# I made a fairly inexpensive mig cart.



## imported_dakuda (Jun 23, 2009)

My old mig cart was made from bed frames cut up and welded together. Yes, it was cheaper. It also left much to be desired.

This past weekend, I bought one of these:
http://www.sears.com/shc/s/p_10153_...f=Y&CustomerMemberID=u603399t0f0fp21869c0s599

They were on sale for $40.  I would watch Sears for the price to drop again.

After I put it together, I had a thought: Why not cut a hold in the top tray for the air tank? So, I did. I cut a hose and used that for the edge of the hole.

Nice, easy, cheap welding cart.
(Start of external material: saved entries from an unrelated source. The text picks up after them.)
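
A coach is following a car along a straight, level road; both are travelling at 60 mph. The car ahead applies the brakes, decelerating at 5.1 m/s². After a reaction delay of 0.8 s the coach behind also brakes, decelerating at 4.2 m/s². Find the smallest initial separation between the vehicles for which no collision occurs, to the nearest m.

Minimum gap ≈ 37 m

60 mph × 0.44704 = 26.8224 m/s.
Leader travels v²/(2a_L) = 719.441 / 10.200 = 70.533 m before stopping.
Follower covers v·t_r = 26.8224 × 0.8 = 21.458 m while reacting, then v²/(2a_F) = 719.441 / 8.400 = 85.648 m while braking, for a total of 21.458 + 85.648 = 107.106 m.
Since a_F ≤ a_L and the follower starts braking later, the follower is never slower than the leader, so the closest approach is when both have stopped.
Minimum gap = 107.106 − 70.533 = 36.573 m.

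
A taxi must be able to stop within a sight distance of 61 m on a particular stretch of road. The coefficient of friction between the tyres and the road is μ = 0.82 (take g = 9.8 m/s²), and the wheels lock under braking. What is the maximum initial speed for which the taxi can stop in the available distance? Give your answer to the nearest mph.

a = μg = 0.82 × 9.8 = 8.036 m/s².
v²/(2a) = d ⇒ v = √(2 × 8.036 × 61) = √980.39 = 31.3112 m/s.
31.3112 m/s ÷ 0.44704 = 70.041 mph.

Maximum speed ≈ 70 mph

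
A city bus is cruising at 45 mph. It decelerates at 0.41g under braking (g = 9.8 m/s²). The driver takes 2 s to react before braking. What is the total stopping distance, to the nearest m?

45 mph × 0.44704 = 20.1168 m/s.
a = 0.41 × 9.8 = 4.018 m/s².
Reaction distance = v·t_r = 20.1168 × 2 = 40.234 m.
Braking distance = v²/(2a) = 20.1168² / (2 × 4.018) = 404.686 / 8.036 = 50.359 m.
Total = 40.234 + 50.359 = 90.593 m.

Total stopping distance ≈ 91 m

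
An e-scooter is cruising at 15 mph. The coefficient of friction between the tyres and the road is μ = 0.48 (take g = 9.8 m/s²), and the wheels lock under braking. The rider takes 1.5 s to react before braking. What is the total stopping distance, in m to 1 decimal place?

Total stopping distance ≈ 14.8 m

15 mph × 0.44704 = 6.7056 m/s.
a = μg = 0.48 × 9.8 = 4.704 m/s².
Reaction distance = v·t_r = 6.7056 × 1.5 = 10.058 m.
Braking distance = v²/(2a) = 6.7056² / (2 × 4.704) = 44.965 / 9.408 = 4.779 m.
Total = 10.058 + 4.779 = 14.837 m.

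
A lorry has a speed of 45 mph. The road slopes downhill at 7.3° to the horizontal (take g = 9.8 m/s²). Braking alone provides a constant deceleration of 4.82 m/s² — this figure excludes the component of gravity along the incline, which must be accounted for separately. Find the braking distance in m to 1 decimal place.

45 mph × 0.44704 = 20.1168 m/s.
Gravity along the downhill slope reduces the braking deceleration: a_eff = 4.820 − 9.8·sin 7.3° = 4.820 − 1.245 = 3.575 m/s².
Braking distance = v²/(2a) = 20.1168² / (2 × 3.575) = 404.686 / 7.150 = 56.599 m.

Braking distance ≈ 56.6 m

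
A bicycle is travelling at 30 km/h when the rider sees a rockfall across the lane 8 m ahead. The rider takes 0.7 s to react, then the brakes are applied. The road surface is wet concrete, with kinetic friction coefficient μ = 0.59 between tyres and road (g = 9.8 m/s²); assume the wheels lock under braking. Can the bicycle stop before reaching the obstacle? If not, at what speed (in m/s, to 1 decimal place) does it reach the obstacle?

30 km/h ÷ 3.6 = 8.3333 m/s.
a = μg = 0.59 × 9.8 = 5.782 m/s².
Reaction distance = 8.3333 × 0.7 = 5.833 m.
Braking distance needed to stop: v²/(2a) = 69.444 / 11.564 = 6.005 m, so total needed = 5.833 + 6.005 = 11.838 m > 8 m — it cannot stop.
Distance remaining when braking begins: 8 − 5.833 = 2.167 m.
v² = v₀² − 2a·d = 69.444 − 2 × 5.782 × 2.167 = 44.385 m²/s².
v = √44.385 = 6.662 m/s.

No — it strikes the obstacle at 6.7 m/s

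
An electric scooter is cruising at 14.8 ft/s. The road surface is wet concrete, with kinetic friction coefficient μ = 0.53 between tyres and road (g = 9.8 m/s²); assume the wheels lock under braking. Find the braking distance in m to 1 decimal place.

14.8 ft/s × 0.3048 = 4.5110 m/s.
a = μg = 0.53 × 9.8 = 5.194 m/s².
Braking distance = v²/(2a) = 4.5110² / (2 × 5.194) = 20.349 / 10.388 = 1.959 m.

Braking distance ≈ 2.0 m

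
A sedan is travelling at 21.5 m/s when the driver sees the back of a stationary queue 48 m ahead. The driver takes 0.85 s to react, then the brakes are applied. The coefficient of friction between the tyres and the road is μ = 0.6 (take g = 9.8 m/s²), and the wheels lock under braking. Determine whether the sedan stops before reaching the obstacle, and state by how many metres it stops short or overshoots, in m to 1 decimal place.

a = μg = 0.6 × 9.8 = 5.880 m/s².
Reaction distance = 21.5000 × 0.85 = 18.275 m.
Braking distance = v²/(2a) = 462.250 / 11.760 = 39.307 m.
Total stopping distance = 18.275 + 39.307 = 57.582 m, vs 48 m available — it cannot stop in time and overshoots by 57.582 − 48 = 9.582 m.

No — it overshoots by 9.6 m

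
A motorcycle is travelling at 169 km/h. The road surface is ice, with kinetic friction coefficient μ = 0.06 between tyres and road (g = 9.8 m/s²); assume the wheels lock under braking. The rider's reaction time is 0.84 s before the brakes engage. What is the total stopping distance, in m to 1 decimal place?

Total stopping distance ≈ 1913.4 m

169 km/h ÷ 3.6 = 46.9444 m/s.
a = μg = 0.06 × 9.8 = 0.588 m/s².
Reaction distance = v·t_r = 46.9444 × 0.84 = 39.433 m.
Braking distance = v²/(2a) = 46.9444² / (2 × 0.588) = 2203.777 / 1.176 = 1873.960 m.
Total = 39.433 + 1873.960 = 1913.393 m.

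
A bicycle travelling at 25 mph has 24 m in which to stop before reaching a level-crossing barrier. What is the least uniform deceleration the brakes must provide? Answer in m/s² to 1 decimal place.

Required deceleration ≈ 2.6 m/s²

25 mph × 0.44704 = 11.1760 m/s.
v² = 2a·d ⇒ a = v²/(2d) = 11.1760² / (2 × 24.000) = 124.903 / 48.000 = 2.6021 m/s².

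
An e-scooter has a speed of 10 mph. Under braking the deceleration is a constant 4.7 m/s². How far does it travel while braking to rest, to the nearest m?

10 mph × 0.44704 = 4.4704 m/s.
Braking distance = v²/(2a) = 4.4704² / (2 × 4.700) = 19.984 / 9.400 = 2.126 m.

Braking distance ≈ 2 m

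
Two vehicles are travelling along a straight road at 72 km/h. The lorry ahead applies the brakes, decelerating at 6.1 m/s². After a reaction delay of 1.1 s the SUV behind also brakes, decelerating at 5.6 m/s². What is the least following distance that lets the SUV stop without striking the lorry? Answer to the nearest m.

72 km/h ÷ 3.6 = 20.0000 m/s.
Leader travels v²/(2a_L) = 400.000 / 12.200 = 32.787 m before stopping.
Follower covers v·t_r = 20.0000 × 1.1 = 22.000 m while reacting, then v²/(2a_F) = 400.000 / 11.200 = 35.714 m while braking, for a total of 22.000 + 35.714 = 57.714 m.
Since a_F ≤ a_L and the follower starts braking later, the follower is never slower than the leader, so the closest approach is when both have stopped.
Minimum gap = 57.714 − 32.787 = 24.927 m.

Minimum gap ≈ 25 m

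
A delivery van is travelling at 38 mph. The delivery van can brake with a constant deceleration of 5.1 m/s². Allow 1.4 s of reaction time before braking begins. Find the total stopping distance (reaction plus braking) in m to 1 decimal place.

38 mph × 0.44704 = 16.9875 m/s.
Reaction distance = v·t_r = 16.9875 × 1.4 = 23.782 m.
Braking distance = v²/(2a) = 16.9875² / (2 × 5.100) = 288.575 / 10.200 = 28.292 m.
Total = 23.782 + 28.292 = 52.074 m.

Total stopping distance ≈ 52.1 m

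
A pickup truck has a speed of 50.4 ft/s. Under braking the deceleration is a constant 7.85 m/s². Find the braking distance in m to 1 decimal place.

Braking distance ≈ 15.0 m

50.4 ft/s × 0.3048 = 15.3619 m/s.
Braking distance = v²/(2a) = 15.3619² / (2 × 7.850) = 235.988 / 15.700 = 15.031 m.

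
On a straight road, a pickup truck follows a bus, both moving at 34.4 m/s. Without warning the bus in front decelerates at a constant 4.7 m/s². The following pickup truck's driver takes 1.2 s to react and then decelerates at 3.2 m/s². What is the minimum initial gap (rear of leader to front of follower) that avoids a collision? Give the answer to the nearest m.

Minimum gap ≈ 100 m

Leader travels v²/(2a_L) = 1183.360 / 9.400 = 125.889 m before stopping.
Follower covers v·t_r = 34.4000 × 1.2 = 41.280 m while reacting, then v²/(2a_F) = 1183.360 / 6.400 = 184.900 m while braking, for a total of 41.280 + 184.900 = 226.180 m.
Since a_F ≤ a_L and the follower starts braking later, the follower is never slower than the leader, so the closest approach is when both have stopped.
Minimum gap = 226.180 − 125.889 = 100.291 m.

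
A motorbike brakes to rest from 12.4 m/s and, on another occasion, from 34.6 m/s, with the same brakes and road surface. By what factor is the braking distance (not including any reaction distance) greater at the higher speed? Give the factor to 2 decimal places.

Factor ≈ 7.79

Braking distance d = v²/(2a), so with a fixed, d ∝ v².
Factor = (34.6/12.4)² = 2.7903² = 7.7858.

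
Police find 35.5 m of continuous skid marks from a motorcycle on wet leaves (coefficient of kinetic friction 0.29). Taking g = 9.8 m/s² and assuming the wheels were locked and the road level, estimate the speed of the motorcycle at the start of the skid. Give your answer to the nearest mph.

Deceleration a = μg = 0.29 × 9.8 = 2.842 m/s².
v = √(2a·d) = √(2 × 2.842 × 35.5) = √201.782 = 14.2050 m/s.
= 14.2050 ÷ 0.44704 = 31.776 mph.

Initial speed ≈ 32 mph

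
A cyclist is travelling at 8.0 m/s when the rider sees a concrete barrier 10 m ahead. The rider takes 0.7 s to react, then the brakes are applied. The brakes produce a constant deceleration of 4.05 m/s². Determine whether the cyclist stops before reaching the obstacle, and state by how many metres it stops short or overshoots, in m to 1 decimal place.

Reaction distance = 8.0000 × 0.7 = 5.600 m.
Braking distance = v²/(2a) = 64.000 / 8.100 = 7.901 m.
Total stopping distance = 5.600 + 7.901 = 13.501 m, vs 10 m available — it cannot stop in time and overshoots by 13.501 − 10 = 3.501 m.

No — it overshoots by 3.5 m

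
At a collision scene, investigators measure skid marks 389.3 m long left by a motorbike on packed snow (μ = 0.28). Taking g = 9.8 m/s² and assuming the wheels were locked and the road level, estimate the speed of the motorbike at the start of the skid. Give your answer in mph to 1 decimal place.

Deceleration a = μg = 0.28 × 9.8 = 2.744 m/s².
v = √(2a·d) = √(2 × 2.744 × 389.3) = √2136.478 = 46.2221 m/s.
= 46.2221 ÷ 0.44704 = 103.396 mph.

Initial speed ≈ 103.4 mph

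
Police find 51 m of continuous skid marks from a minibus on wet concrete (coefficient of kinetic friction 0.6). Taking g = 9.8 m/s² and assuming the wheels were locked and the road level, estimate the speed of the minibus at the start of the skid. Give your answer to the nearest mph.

Initial speed ≈ 55 mph

Deceleration a = μg = 0.6 × 9.8 = 5.880 m/s².
v = √(2a·d) = √(2 × 5.880 × 51) = √599.760 = 24.4900 m/s.
= 24.4900 ÷ 0.44704 = 54.783 mph.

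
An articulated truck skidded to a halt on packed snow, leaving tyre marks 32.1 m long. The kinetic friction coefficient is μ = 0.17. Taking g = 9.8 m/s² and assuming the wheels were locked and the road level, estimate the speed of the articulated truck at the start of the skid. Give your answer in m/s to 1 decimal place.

Deceleration a = μg = 0.17 × 9.8 = 1.666 m/s².
v = √(2a·d) = √(2 × 1.666 × 32.1) = √106.957 = 10.3420 m/s.

Initial speed ≈ 10.3 m/s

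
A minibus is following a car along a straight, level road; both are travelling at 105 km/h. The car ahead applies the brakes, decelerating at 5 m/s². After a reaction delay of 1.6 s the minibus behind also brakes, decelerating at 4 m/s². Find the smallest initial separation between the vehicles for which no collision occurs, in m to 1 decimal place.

Minimum gap ≈ 67.9 m

105 km/h ÷ 3.6 = 29.1667 m/s.
Leader travels v²/(2a_L) = 850.696 / 10.000 = 85.070 m before stopping.
Follower covers v·t_r = 29.1667 × 1.6 = 46.667 m while reacting, then v²/(2a_F) = 850.696 / 8.000 = 106.337 m while braking, for a total of 46.667 + 106.337 = 153.004 m.
Since a_F ≤ a_L and the follower starts braking later, the follower is never slower than the leader, so the closest approach is when both have stopped.
Minimum gap = 153.004 − 85.070 = 67.934 m.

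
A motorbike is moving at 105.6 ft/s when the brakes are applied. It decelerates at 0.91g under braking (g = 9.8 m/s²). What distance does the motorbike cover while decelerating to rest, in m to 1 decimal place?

Braking distance ≈ 58.1 m

105.6 ft/s × 0.3048 = 32.1869 m/s.
a = 0.91 × 9.8 = 8.918 m/s².
Braking distance = v²/(2a) = 32.1869² / (2 × 8.918) = 1035.997 / 17.836 = 58.085 m.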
If I had to do it again, I would've put the hole on the other side. I'll just switch the handle one of these days

I picked up another, since the stick welder will fit on the bottom shelf. I just have to put it together around the welder. 

View attachment attachment.jpg


----------



## Animal (Jul 29, 2009)

Now your recycling the o'l fashioned way. Nice job, I built a camping grill out of bedframe material to hold my cast iron grates from my regular grill, works perfect.


----------



## imported_dakuda (Jul 30, 2009)

Animal said:


> Now your recycling the o'l fashioned way. Nice job, I built a camping grill out of bedframe material to hold my cast iron grates from my regular grill, works perfect.



Bedframes are so darn useful.  Even without a box spring and mattress.  Heck, my first welder cart was made out of one.


----------



## Huh? (Sep 29, 2009)

whats a mig Cart?


----------